Description
When n_classes > 2, the precision / recall / f1-score need to be averaged in some way.
Currently the code in precision_recall_fscore_support does:
precision = true_pos / (true_pos + false_pos) recall = true_pos / (true_pos + false_neg)
Since true_pos, false_pos and false_neg are arrays of size n_classes, precision and recall are also arrays of the same size. Then to obtain a single average, the weighted sum is taken.
In the literature, the macro-average and micro-average are usually used but as far as I understand the current code does neither one. The macro is the unweighted average of the precision/recall taken separately for each class. Therefore it is an average over classes. The micro average on the contrary is an average over instances: therefore classes which have many instances are given more importance. However, AFAIK it's not the same as taking the weighted average as currently done in the code.

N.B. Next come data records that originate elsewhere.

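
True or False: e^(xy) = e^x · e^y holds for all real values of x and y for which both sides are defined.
False.

Claim: e^(xy) = e^x · e^y.
Test a specific point where both sides are defined: x = 3, y = 3.
LHS = e^(xy) ≈ 8103.0839
RHS = e^x · e^y ≈ 403.4288
Since 8103.0839 ≠ 403.4288, the equation fails at this point, so it cannot hold for all real values of x and y for which both sides are defined.
e^x · e^y = e^(x+y), not e^(xy).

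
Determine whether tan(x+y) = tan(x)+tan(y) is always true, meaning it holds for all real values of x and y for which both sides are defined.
Claim: tan(x+y) = tan(x)+tan(y).
Test a specific point where both sides are defined: x = π/6, y = π/4.
LHS = tan(x+y) ≈ 3.7321
RHS = tan(x)+tan(y) ≈ 1.5774
Since 3.7321 ≠ 1.5774, the equation fails at this point, so it cannot hold for all real values of x and y for which both sides are defined.
The correct formula is tan(x+y) = (tan(x) + tan(y))/(1 - tan(x)tan(y)).

Conclusion: No, this is NOT an identity.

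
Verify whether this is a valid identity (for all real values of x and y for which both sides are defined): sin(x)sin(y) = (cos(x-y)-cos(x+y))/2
Claim: sin(x)sin(y) = (cos(x-y)-cos(x+y))/2.
Reasoning: cos(x-y) = cos(x)cos(y) + sin(x)sin(y) and cos(x+y) = cos(x)cos(y) - sin(x)sin(y). Subtracting, cos(x-y) - cos(x+y) = 2sin(x)sin(y); divide by 2.
So the two sides agree for all real values of x and y for which both sides are defined.

Conclusion: Yes, this is an identity.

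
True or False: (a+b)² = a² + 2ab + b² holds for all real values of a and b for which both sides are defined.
True.

Claim: (a+b)² = a² + 2ab + b².
Reasoning: Expand: (a+b)² = (a+b)(a+b) = a·a + a·b + b·a + b·b = a² + 2ab + b².
So the two sides agree for all real values of a and b for which both sides are defined.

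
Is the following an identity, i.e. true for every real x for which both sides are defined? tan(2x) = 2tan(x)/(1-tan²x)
Claim: tan(2x) = 2tan(x)/(1-tan²x).
Reasoning: tan(2x) = sin(2x)/cos(2x) = 2sin(x)cos(x) / (cos²x - sin²x). Divide numerator and denominator by cos²x: 2tan(x) / (1 - tan²x).
So the two sides agree for every real x for which both sides are defined.

Conclusion: Yes, this is an identity.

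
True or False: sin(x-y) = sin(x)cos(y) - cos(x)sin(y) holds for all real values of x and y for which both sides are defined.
True.

Claim: sin(x-y) = sin(x)cos(y) - cos(x)sin(y).
Reasoning: Replace y by -y in sin(x+y) = sin(x)cos(y) + cos(x)sin(y) and use cos(-y) = cos(y), sin(-y) = -sin(y): sin(x-y) = sin(x)cos(y) - cos(x)sin(y).
So the two sides agree for all real values of x and y for which both sides are defined.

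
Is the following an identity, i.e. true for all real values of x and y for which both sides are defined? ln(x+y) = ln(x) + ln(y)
Claim: ln(x+y) = ln(x) + ln(y).
Test a specific point where both sides are defined: x = 4, y = 1.
LHS = ln(x+y) ≈ 1.6094
RHS = ln(x) + ln(y) ≈ 1.3863
Since 1.6094 ≠ 1.3863, the equation fails at this point, so it cannot hold for all real values of x and y for which both sides are defined.
ln(x) + ln(y) = ln(xy), not ln(x+y).

Conclusion: No, this is NOT an identity.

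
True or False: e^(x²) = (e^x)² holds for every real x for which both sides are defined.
False.

Claim: e^(x²) = (e^x)².
Test a specific point where both sides are defined: x = -1.
LHS = e^(x²) ≈ 2.7183
RHS = (e^x)² ≈ 0.1353
Since 2.7183 ≠ 0.1353, the equation fails at this point, so it cannot hold for every real x for which both sides are defined.
(e^x)² = e^(2x), and 2x ≠ x² in general.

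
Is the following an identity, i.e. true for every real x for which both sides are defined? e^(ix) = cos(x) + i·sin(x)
Claim: e^(ix) = cos(x) + i·sin(x).
Reasoning: Euler's formula. Expand e^(ix) = Σ (ix)^k / k!. Since i² = -1, the even-k terms are Σ (-1)^m x^(2m)/(2m)! = cos(x) and the odd-k terms are i · Σ (-1)^m x^(2m+1)/(2m+1)! = i·sin(x).
So the two sides agree for every real x for which both sides are defined.

Conclusion: Yes, this is an identity.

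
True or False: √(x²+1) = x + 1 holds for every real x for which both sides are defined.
False.

Claim: √(x²+1) = x + 1.
Test a specific point where both sides are defined: x = 4.
LHS = √(x²+1) ≈ 4.1231
RHS = x + 1 ≈ 5.0000
Since 4.1231 ≠ 5.0000, the equation fails at this point, so it cannot hold for every real x for which both sides are defined.
(x+1)² = x² + 2x + 1 ≠ x² + 1 unless x = 0.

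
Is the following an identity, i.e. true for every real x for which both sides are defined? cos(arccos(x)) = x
Yes, this is an identity.

Claim: cos(arccos(x)) = x.
Reasoning: For -1 ≤ x ≤ 1 (where arccos is defined), arccos(x) is by definition an angle whose cosine equals x. Taking the cosine of that angle returns x. (Note the other order, arccos(cos x) = x, is NOT an identity.)
So the two sides agree for every real x for which both sides are defined.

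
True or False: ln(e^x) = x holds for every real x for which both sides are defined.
Claim: ln(e^x) = x.
Reasoning: ln is the inverse of the exponential: ln(e^x) asks for the exponent p with e^p = e^x, and since e^p is one-to-one that exponent is p = x.
So the two sides agree for every real x for which both sides are defined.

Conclusion: True.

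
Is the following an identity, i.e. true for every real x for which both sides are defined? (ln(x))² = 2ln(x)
Claim: (ln(x))² = 2ln(x).
Test a specific point where both sides are defined: x = 5.
LHS = (ln(x))² ≈ 2.5903
RHS = 2ln(x) ≈ 3.2189
Since 2.5903 ≠ 3.2189, the equation fails at this point, so it cannot hold for every real x for which both sides are defined.
2ln(x) equals ln(x²), which is not the same as (ln x)².

Conclusion: No, this is NOT an identity.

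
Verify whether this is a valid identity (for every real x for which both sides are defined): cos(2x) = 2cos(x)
Claim: cos(2x) = 2cos(x).
Test a specific point where both sides are defined: x = -π/2.
LHS = cos(2x) ≈ -1.0000
RHS = 2cos(x) ≈ 0.0000
Since -1.0000 ≠ 0.0000, the equation fails at this point, so it cannot hold for every real x for which both sides are defined.
The correct double-angle formula is cos(2x) = cos²x - sin²x.

Conclusion: No, this is NOT an identity.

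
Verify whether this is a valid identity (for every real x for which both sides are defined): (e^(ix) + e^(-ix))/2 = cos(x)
Yes, this is an identity.

Claim: (e^(ix) + e^(-ix))/2 = cos(x).
Reasoning: By Euler's formula e^(ix) = cos(x) + i·sin(x) and e^(-ix) = cos(x) - i·sin(x). Adding cancels the sine terms: e^(ix) + e^(-ix) = 2cos(x); divide by 2.
So the two sides agree for every real x for which both sides are defined.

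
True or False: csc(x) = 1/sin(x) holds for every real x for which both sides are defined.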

I think the code should be:
micro_avg_precision = true_pos.sum() / (true_pos.sum() + false_pos.sum()) micro_avg_recall = true_pos.sum() / (true_pos.sum() + false_neg.sum())
macro_avg_precision = np.mean(true_pos / (true_pos + false_pos)) macro_avg_recall = np.mean(true_pos / (true_pos + false_neg))
It's easy to fix (add a micro=True|False option) but the tests may be a pain to update :-/